Google ShearHog if you don't know what it is and be prepared for a Holy **** moment.
 
This is the touch plate I made for finding and setting X, Y, Z zero. Set the touch plate on the corner you want to reference then start the script assigned to the Auto Tool Zero button. Using a rod or cutter of known diameter the script moves the table in the X axis until the rod/cutter comes in contact with the touch plate then backs off 1-1/2" then moves in the Y axis and does the same. The next move is in the -Z direction, contacts the touch plate and retracts 1". Done in about 60 seconds.

Tom S.



20170122_154905_resized.jpg
 
This is the touch plate I made for finding and setting X, Y, Z zero. Set the touch plate on the corner you want to reference then start the script assigned to the Auto Tool Zero button. Using a rod or cutter of known diameter the script moves the table in the X axis until the rod/cutter comes in contact with the touch plate then backs off 1-1/2" then moves in the Y axis and does the same. The next move is in the -Z direction, contacts the touch plate and retracts 1". Done in about 60 seconds.

Tom S.



View attachment 232257

It looks like plastic? Two plastic pieces on the sides - I guess to locate it? Is there plastic on the top?

I don't think I see how it works, yet.
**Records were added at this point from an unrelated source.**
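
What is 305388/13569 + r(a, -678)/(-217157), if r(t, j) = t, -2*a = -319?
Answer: 44209985107/1964402222 ≈ 22.506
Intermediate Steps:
a = 319/2 (a = -½*(-319) = 319/2 ≈ 159.50)
305388/13569 + r(a, -678)/(-217157) = 305388/13569 + (319/2)/(-217157) = 305388*(1/13569) + (319/2)*(-1/217157) = 101796/4523 - 319/434314 = 44209985107/1964402222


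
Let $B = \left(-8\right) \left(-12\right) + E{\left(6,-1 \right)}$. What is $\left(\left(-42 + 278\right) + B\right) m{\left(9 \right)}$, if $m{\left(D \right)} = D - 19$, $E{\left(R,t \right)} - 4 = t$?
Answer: $-3350$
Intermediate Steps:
$E{\left(R,t \right)} = 4 + t$
$m{\left(D \right)} = -19 + D$
$B = 99$ ($B = \left(-8\right) \left(-12\right) + \left(4 - 1\right) = 96 + 3 = 99$)
$\left(\left(-42 + 278\right) + B\right) m{\left(9 \right)} = \left(\left(-42 + 278\right) + 99\right) \left(-19 + 9\right) = \left(236 + 99\right) \left(-10\right) = 335 \left(-10\right) = -3350$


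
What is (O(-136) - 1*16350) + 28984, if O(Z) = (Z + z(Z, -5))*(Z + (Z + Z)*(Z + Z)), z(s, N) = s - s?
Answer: -10030694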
Am I looking at the top or the bottom (that touches the piece you're setting zero on)? An outside corner you're going to want to be (0,0) goes in that plastic corner?


Bob
 
I'm pretty sure we're looking at the bottom. The inside metal corner edges are the 'known' X/Y surfaces, and the bottom and sides are plastic to insulate from the work piece. The metal plate is DC+, and the tool is DC- (perhaps through the spindle or another aligator clip. Flat head screws are recessed to maintain electrical insulation from part top surface. Damn clever.

Similar to my Z touch plates. Mine are spring-loaded so I can rapid down at 50IPM without chipping the tool (it does a second probe at about 4IPM). However, mine doesn't do X/Y - that's pretty cool. It's kind of like an inflexible spindle-mounted touch probe.

I don't see why you couldn't make a spring loaded probe that could do the same thing. Use a known diameter and you're in business. You could even make a spring-loaded button on the top instead of a telescoping probe thingie so you could do a two-pass fast-slow probe routine.

I'm still trying to figure out how to touch off quickly on oddball shaped things or the top of round parts without resorting to the old 'creep up on the scrap of paper' trick.